Perlawanan Bermartabat dari Ujung Barat Nusantara
Oleh: Drs Isa Alima*
Empat pulau di Kabupaten Aceh Singkil yang tiba-tiba “dipindahkan” ke wilayah Tapanuli Tengah, Sumatera Utara (Sumut) bukan sekadar gugusan tanah.
Pulau itu adalah jejak sejarah, identitas Aceh, dan garis batas Nusantara. Dalam situasi ini, Aceh tak tinggal diam, tapi juga tak buru-buru masuk ke ruang PTUN. Mengapa?
Ini bukan gugatan biasa.
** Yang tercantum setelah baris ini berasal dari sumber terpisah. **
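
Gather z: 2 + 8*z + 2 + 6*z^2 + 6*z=6*z^2 + 14*z + 4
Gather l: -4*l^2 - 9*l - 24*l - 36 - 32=-4*l^2 - 33*l - 68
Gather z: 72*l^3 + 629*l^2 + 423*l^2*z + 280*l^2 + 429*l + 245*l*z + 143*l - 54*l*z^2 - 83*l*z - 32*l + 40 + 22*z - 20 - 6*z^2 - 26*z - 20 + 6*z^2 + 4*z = 72*l^3 + 909*l^2 - 54*l*z^2 + 540*l + z*(423*l^2 + 162*l)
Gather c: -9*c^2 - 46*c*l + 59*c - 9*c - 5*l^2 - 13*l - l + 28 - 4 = -9*c^2 + c*(50 - 46*l) - 5*l^2 - 14*l + 24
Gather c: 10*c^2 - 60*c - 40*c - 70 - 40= 10*c^2 - 100*c - 110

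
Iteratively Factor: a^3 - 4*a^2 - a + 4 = (a - 1)*(a^2 - 3*a - 4) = (a - 4)*(a - 1)*(a + 1)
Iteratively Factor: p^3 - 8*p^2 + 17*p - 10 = (p - 5)*(p^2 - 3*p + 2) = (p - 5)*(p - 1)*(p - 2)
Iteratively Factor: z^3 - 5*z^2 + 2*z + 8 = (z - 4)*(z^2 - z - 2) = (z - 4)*(z - 2)*(z + 1)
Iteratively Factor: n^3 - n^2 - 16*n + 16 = (n + 4)*(n^2 - 5*n + 4) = (n - 1)*(n + 4)*(n - 4)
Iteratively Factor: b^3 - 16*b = (b - 4)*(b^2 + 4*b) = (b - 4)*(b + 4)*(b)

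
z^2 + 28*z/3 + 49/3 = (z + 7/3)*(z + 7)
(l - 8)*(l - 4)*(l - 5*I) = l^3 - 12*l^2 - 5*I*l^2 + 32*l + 60*I*l - 160*I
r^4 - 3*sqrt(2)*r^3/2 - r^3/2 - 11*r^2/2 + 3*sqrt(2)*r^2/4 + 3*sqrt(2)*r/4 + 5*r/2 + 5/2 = (r - 1)*(r + 1/2)*(r - 5*sqrt(2)/2)*(r + sqrt(2))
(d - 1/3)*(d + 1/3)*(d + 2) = d^3 + 2*d^2 - d/9 - 2/9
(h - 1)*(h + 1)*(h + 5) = h^3 + 5*h^2 - h - 5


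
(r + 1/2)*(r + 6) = r^2 + 13*r/2 + 3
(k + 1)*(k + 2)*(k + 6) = k^3 + 9*k^2 + 20*k + 12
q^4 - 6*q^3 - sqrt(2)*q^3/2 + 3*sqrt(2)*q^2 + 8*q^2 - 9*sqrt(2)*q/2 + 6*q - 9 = (q - 3)^2*(q - sqrt(2))*(q + sqrt(2)/2)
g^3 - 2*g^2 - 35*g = g*(g - 7)*(g + 5)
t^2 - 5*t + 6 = (t - 3)*(t - 2)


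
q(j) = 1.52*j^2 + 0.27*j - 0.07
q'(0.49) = 1.76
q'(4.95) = 15.32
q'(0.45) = 1.64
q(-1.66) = 3.67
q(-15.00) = 337.88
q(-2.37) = 7.83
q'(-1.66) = -4.78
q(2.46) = 9.79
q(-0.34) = 0.01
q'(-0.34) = -0.76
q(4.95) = 38.51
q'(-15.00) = -45.33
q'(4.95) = 15.32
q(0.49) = 0.43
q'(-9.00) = -27.09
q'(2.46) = 7.75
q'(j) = 3.04*j + 0.27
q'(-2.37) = -6.93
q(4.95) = 38.51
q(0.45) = 0.36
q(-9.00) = 120.62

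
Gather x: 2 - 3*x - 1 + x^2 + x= x^2 - 2*x + 1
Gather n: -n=-n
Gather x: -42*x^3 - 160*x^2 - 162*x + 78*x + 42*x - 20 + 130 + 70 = -42*x^3 - 160*x^2 - 42*x + 180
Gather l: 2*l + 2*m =2*l + 2*m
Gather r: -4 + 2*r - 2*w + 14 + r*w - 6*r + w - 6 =r*(w - 4) - w + 4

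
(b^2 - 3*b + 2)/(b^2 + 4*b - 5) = (b - 2)/(b + 5)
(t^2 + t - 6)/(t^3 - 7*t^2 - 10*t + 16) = (t^2 + t - 6)/(t^3 - 7*t^2 - 10*t + 16)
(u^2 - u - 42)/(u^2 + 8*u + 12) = (u - 7)/(u + 2)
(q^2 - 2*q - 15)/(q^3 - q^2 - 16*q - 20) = (q + 3)/(q^2 + 4*q + 4)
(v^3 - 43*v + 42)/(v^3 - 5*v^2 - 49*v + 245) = (v^2 - 7*v + 6)/(v^2 - 12*v + 35)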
Ini adalah perlawanan bermarwah dari tanah yang tak pernah tunduk tanpa kehormatan.
Aceh Tak Menyerah, Tapi Menyusun Strategi
Langkah Pemerintah Aceh yang menahan diri untuk tidak langsung menggugat ke PTUN adalah sikap cerdas, bukan kelemahan.
Bahwa saat ini, rakyat Aceh sedang dibangunkan untuk memahami medan perjuangan yang lebih besar dari sekadar gugatan administratif.
Kalau langsung ke PTUN, kita hanya bicara dalam ruang sempit. Kita ingin berbicara pada dunia, bahwa Aceh tidak akan kehilangan tanahnya tanpa suara rakyat.
Konsolidasi Rakyat dan Wakil Rakyat
Gubernur Aceh Muzakir Manaf atau Mualem telah memanggil 17 anggota DPR RI dan 4 DPD RI asal Aceh sebagai bagian dari konsolidasi konstitusional.
Ini adalah langkah awal sebelum masuk ke jalur hukum. Ia menyebutnya sebagai “panggung rakyat sebelum sidang hukum.”
“Perang ini harus dimulai dengan suara rakyat dan tekanan politik. Baru setelah itu kita turun ke medan hukum dengan posisi yang kuat,” katanya.
Strategi Dua Arah: Politik Dulu, Hukum Jika Perlu
Langkah perlawanan Aceh menekankan pentingnya strategi dua arah.
1. Tekanan politik dan diplomasi terbuka lebih dulu.
2. Gugatan hukum akan menyusul, jika dialog tak membuahkan hasil.
Hukum tanpa rakyat itu sunyi. Tapi hukum yang dibangun dari gerakan rakyat, itu menggema sampai pusat.
Menyejukkan Rakyat, Membakar Semangat
Aceh tidak memilih jalur emosional. Memilih menyejukkan amarah rakyat dengan narasi kehormatan dan akal sehat.
Empat pulau ini akan kembali. Tapi bukan karena kita marah-marah, melainkan karena kita tahu kapan dan bagaimana cara memperjuangkannya.
Marwah Tak Bisa Dibeli, Tak Bisa Di-SK-kan
Aceh bukan sedang diam, tapi sedang berdiri dengan kepala tegak. Ini bukan soal takut ke PTUN. Ini soal memastikan setiap langkah adalah bagian dari kemenangan yang utuh: politik, hukum dan kehormatan.